Access to POEMs and Essential Evidence Plus will no longer be included in CMA membership as of Dec. 1, 2023.
Clinical Question
How effective are antidepressants for primary care patients with subclinical depression, mild depression, or moderate depression?
Bottom line
The main message from this trial is that we don't know much about the treatment patients with mild to moderate depression in the primary care setting. This is a common and important problem that deserves more study. 1a
Reference
Study design: Systematic review
Funding: Government
Setting: Various (meta-analysis)
Synopsis
Patients with mild to moderate depression, as well as patients with depressive symptoms that do not meet the formal criteria for depression ("subclinical depression"), are commonly treated with antidepressants in the primary care setting. These authors set out to evaluate the evidence base for this practice. They searched the literature for studies that compared the approach recommended by European guidelines—watchful waiting; ie, supportive discussion, problem solving, education, and sometimes low-intensity psychological interventions—with the approach recommended by US guidelines—drug therapy. The authors ultimately found only 3 studies with a total of 181 adult patients that compared watchful waiting (as described above) with a selective serotonin reuptake inhibitor. The studies followed up patients for 6 to 12 months and were generally of good quality; none were double-blinded (which would have been challenging because of the nature of the intervention). The studies found some benefits that favored antidepressants, but only for some outcomes and of questionable clinical significance.
Reviewer
Mark H. Ebell, MD, MS
Professor
University of Georgia
Athens, GA
Comments
Although chronic pain treated with antidepressant and may be effective for few month but after that patient becomes dependent and will be more difficult to control pain and in the of surgery when patient using antidepressant for pain or sleep post result is good but patient is more anxious. But there are no difference when patient is on antidepressant for preexisting Depression.

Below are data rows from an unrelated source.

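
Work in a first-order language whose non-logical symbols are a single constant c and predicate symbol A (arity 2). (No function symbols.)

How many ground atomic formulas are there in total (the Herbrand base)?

With no function symbols, the Herbrand universe is just the 1 constant.
Ground atoms per predicate: A: 1^2 = 1.
Herbrand base size = 1 = 1.

1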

I already offer patients a variety of non-pharm ideas but some want to try anti-depressants and some fail with the non-pharm modalities which them makes medication a reasonable alternative as a trial.
I think that antidepressants are like the benzodiazepines when they were first launched- everybody used them , then came increasing evidence of addiction, overdoses, and other unexpected outcomes. I think both of these have been over sold. I have found that sympathetic listening and reassurance go a long way.